Electricity may play hide and seek, but cheap smartphones and cheaper data have made inroads into Sahaspur. Imran fires up the streaming service just in time to catch Shami amble into the crease to Chris Gayle. The 140+kph delivery pitches at a length and takes off, thwacking into the gloves of M S Dhoni, who collects not without some discomfort.
Imran looks up with a knowing smile, for it’s one of the few instances where he knows what’s going on inside India’s greatest wicket-keeper’s brain. Shami then bounces out Gayle with another snorter, and loud roars sweep down the sleepy streets. Sahaspur is up and about.

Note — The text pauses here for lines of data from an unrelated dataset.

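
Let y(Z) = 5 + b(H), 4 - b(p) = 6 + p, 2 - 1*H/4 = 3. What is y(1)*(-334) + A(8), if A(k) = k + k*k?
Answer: -2266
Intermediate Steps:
H = -4 (H = 8 - 4*3 = 8 - 12 = -4)
b(p) = -2 - p (b(p) = 4 - (6 + p) = 4 + (-6 - p) = -2 - p)
y(Z) = 7 (y(Z) = 5 + (-2 - 1*(-4)) = 5 + (-2 + 4) = 5 + 2 = 7)
A(k) = k + k²
y(1)*(-334) + A(8) = 7*(-334) + 8*(1 + 8) = -2338 + 8*9 = -2338 + 72 = -2266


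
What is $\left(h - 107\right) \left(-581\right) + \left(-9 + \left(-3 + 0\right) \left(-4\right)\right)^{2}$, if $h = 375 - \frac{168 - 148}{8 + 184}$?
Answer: $- \frac{7470647}{48} \approx -1.5564 \cdot 10^{5}$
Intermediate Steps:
$h = \frac{17995}{48}$ ($h = 375 - \frac{20}{192} = 375 - 20 \cdot \frac{1}{192} = 375 - \frac{5}{48} = \frac{17995}{48} \approx 374.9$)
$\left(h - 107\right) \left(-581\right) + \left(-9 + \left(-3 + 0\right) \left(-4\right)\right)^{2} = \left(\frac{17995}{48} - 107\right) \left(-581\right) + \left(-9 + \left(-3 + 0\right) \left(-4\right)\right)^{2} = \frac{12859}{48} \left(-581\right) + \left(-9 - -12\right)^{2} = - \frac{7471079}{48} + \left(-9 + 12\right)^{2} = - \frac{7471079}{48} + 3^{2} = - \frac{7471079}{48} + 9 = - \frac{7470647}{48}$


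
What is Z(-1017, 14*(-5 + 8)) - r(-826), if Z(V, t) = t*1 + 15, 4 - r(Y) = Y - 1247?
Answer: -2020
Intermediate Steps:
r(Y) = 1251 - Y (r(Y) = 4 - (Y - 1247) = 4 - (-1247 + Y) = 4 + (1247 - Y) = 1251 - Y)
Z(V, t) = 15 + t (Z(V, t) = t + 15 = 15 + t)
Z(-1017, 14*(-5 + 8)) - r(-826) = (15 + 14*(-5 + 8)) - (1251 - 1*(-826)) = (15 + 14*3) - (1251 + 826) = (15 + 42) - 1*2077 = 57 - 2077 = -2020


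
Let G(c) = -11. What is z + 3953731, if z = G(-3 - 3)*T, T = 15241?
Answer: 3786080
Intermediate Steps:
z = -167651 (z = -11*15241 = -167651)
z + 3953731 = -167651 + 3953731 = 3786080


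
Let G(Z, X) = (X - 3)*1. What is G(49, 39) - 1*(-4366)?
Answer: 4402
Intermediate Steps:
G(Z, X) = -3 + X (G(Z, X) = (-3 + X)*1 = -3 + X)
G(49, 39) - 1*(-4366) = (-3 + 39) - 1*(-4366) = 36 + 4366 = 4402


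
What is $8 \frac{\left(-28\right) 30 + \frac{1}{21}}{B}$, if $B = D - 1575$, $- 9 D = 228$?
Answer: $\frac{141112}{33607} \approx 4.1989$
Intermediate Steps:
$D = - \frac{76}{3}$ ($D = \left(- \frac{1}{9}\right) 228 = - \frac{76}{3} \approx -25.333$)
$B = - \frac{4801}{3}$ ($B = - \frac{76}{3} - 1575 = - \frac{4801}{3} \approx -1600.3$)
$8 \frac{\left(-28\right) 30 + \frac{1}{21}}{B} = 8 \frac{\left(-28\right) 30 + \frac{1}{21}}{- \frac{4801}{3}} = 8 \left(-840 + \frac{1}{21}\right) \left(- \frac{3}{4801}\right) = 8 \left(\left(- \frac{17639}{21}\right) \left(- \frac{3}{4801}\right)\right) = 8 \cdot \frac{17639}{33607} = \frac{141112}{33607}$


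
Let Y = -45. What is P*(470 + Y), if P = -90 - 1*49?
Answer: -59075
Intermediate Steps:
P = -139 (P = -90 - 49 = -139)
P*(470 + Y) = -139*(470 - 45) = -139*425 = -59075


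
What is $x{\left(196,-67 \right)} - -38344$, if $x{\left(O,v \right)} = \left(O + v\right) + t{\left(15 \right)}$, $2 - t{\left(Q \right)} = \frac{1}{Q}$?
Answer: $\frac{577124}{15} \approx 38475.0$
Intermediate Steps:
$t{\left(Q \right)} = 2 - \frac{1}{Q}$
$x{\left(O,v \right)} = \frac{29}{15} + O + v$ ($x{\left(O,v \right)} = \left(O + v\right) + \left(2 - \frac{1}{15}\right) = \left(O + v\right) + \frac{29}{15} = \frac{29}{15} + O + v$)
$x{\left(196,-67 \right)} - -38344 = \left(\frac{29}{15} + 196 - 67\right) - -38344 = \frac{1964}{15} + 38344 = \frac{577124}{15}$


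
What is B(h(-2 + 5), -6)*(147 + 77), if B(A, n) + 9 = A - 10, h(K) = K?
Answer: -3584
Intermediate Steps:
B(A, n) = -19 + A (B(A, n) = -9 + (A - 10) = -9 + (-10 + A) = -19 + A)
B(h(-2 + 5), -6)*(147 + 77) = (-19 + (-2 + 5))*(147 + 77) = (-19 + 3)*224 = -16*224 = -3584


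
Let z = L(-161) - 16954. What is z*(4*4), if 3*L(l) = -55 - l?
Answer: -812096/3 ≈ -2.7070e+5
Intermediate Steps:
L(l) = -55/3 - l/3 (L(l) = (-55 - l)/3 = -55/3 - l/3)
z = -50756/3 (z = (-55/3 - ⅓*(-161)) - 16954 = (-55/3 + 161/3) - 16954 = 106/3 - 16954 = -50756/3 ≈ -16919.)
z*(4*4) = -203024*4/3 = -50756/3*16 = -812096/3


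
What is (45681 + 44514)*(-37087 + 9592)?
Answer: -2479911525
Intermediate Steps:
(45681 + 44514)*(-37087 + 9592) = 90195*(-27495) = -2479911525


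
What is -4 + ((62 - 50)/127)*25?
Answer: -208/127 ≈ -1.6378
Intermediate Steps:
-4 + ((62 - 50)/127)*25 = -4 + (12*(1/127))*25 = -4 + (12/127)*25 = -4 + 300/127 = -208/127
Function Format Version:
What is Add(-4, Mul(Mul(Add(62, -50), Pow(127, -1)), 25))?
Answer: Rational(-208, 127) ≈ -1.6378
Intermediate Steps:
Add(-4, Mul(Mul(Add(62, -50), Pow(127, -1)), 25)) = Add(-4, Mul(Mul(12, Rational(1, 127)), 25)) = Add(-4, Mul(Rational(12, 127), 25)) = Add(-4, Rational(300, 127)) = Rational(-208, 127)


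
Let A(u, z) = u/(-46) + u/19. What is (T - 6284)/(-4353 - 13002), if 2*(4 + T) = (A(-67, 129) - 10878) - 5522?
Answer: 25326833/30336540 ≈ 0.83486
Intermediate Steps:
A(u, z) = 27*u/874 (A(u, z) = u*(-1/46) + u*(1/19) = -u/46 + u/19 = 27*u/874)
T = -14342401/1748 (T = -4 + (((27/874)*(-67) - 10878) - 5522)/2 = -4 + ((-1809/874 - 10878) - 5522)/2 = -4 + (-9509181/874 - 5522)/2 = -4 + (½)*(-14335409/874) = -4 - 14335409/1748 = -14342401/1748 ≈ -8205.0)
(T - 6284)/(-4353 - 13002) = (-14342401/1748 - 6284)/(-4353 - 13002) = -25326833/1748/(-17355) = -25326833/1748*(-1/17355) = 25326833/30336540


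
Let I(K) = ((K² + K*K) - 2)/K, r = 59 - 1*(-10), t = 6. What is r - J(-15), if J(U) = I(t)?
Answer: 172/3 ≈ 57.333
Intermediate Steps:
r = 69 (r = 59 + 10 = 69)
I(K) = (-2 + 2*K²)/K (I(K) = ((K² + K²) - 2)/K = (2*K² - 2)/K = (-2 + 2*K²)/K)
J(U) = 35/3 (J(U) = -2/6 + 2*6 = -2*⅙ + 12 = -⅓ + 12 = 35/3)
r - J(-15) = 69 - 1*35/3 = 69 - 35/3 = 172/3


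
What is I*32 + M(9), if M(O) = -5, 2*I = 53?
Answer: 843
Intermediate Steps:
I = 53/2 (I = (½)*53 = 53/2 ≈ 26.500)
I*32 + M(9) = (53/2)*32 - 5 = 848 - 5 = 843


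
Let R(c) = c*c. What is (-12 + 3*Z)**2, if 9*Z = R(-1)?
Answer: 1225/9 ≈ 136.11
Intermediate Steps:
R(c) = c**2
Z = 1/9 (Z = (1/9)*(-1)**2 = (1/9)*1 = 1/9 ≈ 0.11111)
(-12 + 3*Z)**2 = (-12 + 3*(1/9))**2 = (-12 + 1/3)**2 = (-35/3)**2 = 1225/9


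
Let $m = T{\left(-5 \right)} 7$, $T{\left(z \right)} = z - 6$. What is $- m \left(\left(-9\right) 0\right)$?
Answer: $0$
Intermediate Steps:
$T{\left(z \right)} = -6 + z$ ($T{\left(z \right)} = z - 6 = -6 + z$)
$m = -77$ ($m = \left(-6 - 5\right) 7 = \left(-11\right) 7 = -77$)
$- m \left(\left(-9\right) 0\right) = \left(-1\right) \left(-77\right) \left(\left(-9\right) 0\right) = 77 \cdot 0 = 0$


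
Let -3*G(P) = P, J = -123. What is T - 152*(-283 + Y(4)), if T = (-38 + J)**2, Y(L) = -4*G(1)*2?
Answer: 205595/3 ≈ 68532.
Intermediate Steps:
G(P) = -P/3
Y(L) = 8/3 (Y(L) = -(-4)/3*2 = -4*(-1/3)*2 = (4/3)*2 = 8/3)
T = 25921 (T = (-38 - 123)**2 = (-161)**2 = 25921)
T - 152*(-283 + Y(4)) = 25921 - 152*(-283 + 8/3) = 25921 - 152*(-841/3) = 25921 + 127832/3 = 205595/3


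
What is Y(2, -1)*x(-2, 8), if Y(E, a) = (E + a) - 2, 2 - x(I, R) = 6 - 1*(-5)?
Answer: 9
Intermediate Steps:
x(I, R) = -9 (x(I, R) = 2 - (6 - 1*(-5)) = 2 - (6 + 5) = 2 - 1*11 = 2 - 11 = -9)
Y(E, a) = -2 + E + a
Y(2, -1)*x(-2, 8) = (-2 + 2 - 1)*(-9) = -1*(-9) = 9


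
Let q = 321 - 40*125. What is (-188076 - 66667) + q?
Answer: -259422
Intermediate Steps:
q = -4679 (q = 321 - 5000 = -4679)
(-188076 - 66667) + q = (-188076 - 66667) - 4679 = -254743 - 4679 = -259422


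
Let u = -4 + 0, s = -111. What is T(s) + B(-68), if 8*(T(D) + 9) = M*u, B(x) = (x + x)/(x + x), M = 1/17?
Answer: -273/34 ≈ -8.0294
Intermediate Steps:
u = -4
M = 1/17 ≈ 0.058824
B(x) = 1 (B(x) = (2*x)/((2*x)) = (2*x)*(1/(2*x)) = 1)
T(D) = -307/34 (T(D) = -9 + ((1/17)*(-4))/8 = -9 + (⅛)*(-4/17) = -9 - 1/34 = -307/34)
T(s) + B(-68) = -307/34 + 1 = -273/34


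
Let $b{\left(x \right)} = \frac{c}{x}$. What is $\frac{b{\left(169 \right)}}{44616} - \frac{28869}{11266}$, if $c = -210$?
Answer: $- \frac{18139802353}{7078900972} \approx -2.5625$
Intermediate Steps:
$b{\left(x \right)} = - \frac{210}{x}$
$\frac{b{\left(169 \right)}}{44616} - \frac{28869}{11266} = \frac{\left(-210\right) \frac{1}{169}}{44616} - \frac{28869}{11266} = \left(-210\right) \frac{1}{169} \cdot \frac{1}{44616} - \frac{28869}{11266} = \left(- \frac{210}{169}\right) \frac{1}{44616} - \frac{28869}{11266} = - \frac{35}{1256684} - \frac{28869}{11266} = - \frac{18139802353}{7078900972}$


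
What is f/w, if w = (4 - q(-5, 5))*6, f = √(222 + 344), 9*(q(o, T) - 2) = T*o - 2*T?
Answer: 3*√566/106 ≈ 0.67332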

Shami finishes with four wickets against West Indies, to follow the four-fer against Afghanistan. In the match against England three days later, he takes five. Moumin’s bowler math of ‘one wicket = 20 runs’ means Shami scored 80, 80 and 100.
But quantifying Shami’s wickets, or overall performance, is a tough ask. You can try and gauge with the sharp, co-relating growth of aspiring fast bowlers in the area who are playing for more than just a used ball, such as Moumin, Kaif or the dozens that now inhabit Siddiqui’s academy, which is desperately looking for batsmen.
Or you can head to YouTube and measure it through the search algorithm. Type in ‘Mohammad Shami’ and the auto-fill suggests options based on popular searches. Sandwiched between Mohammad Shami and suffixes of ‘case latest news’ are two search items: ‘Mohammad Shami hat trick’ and ‘Mohammad Shami salute’.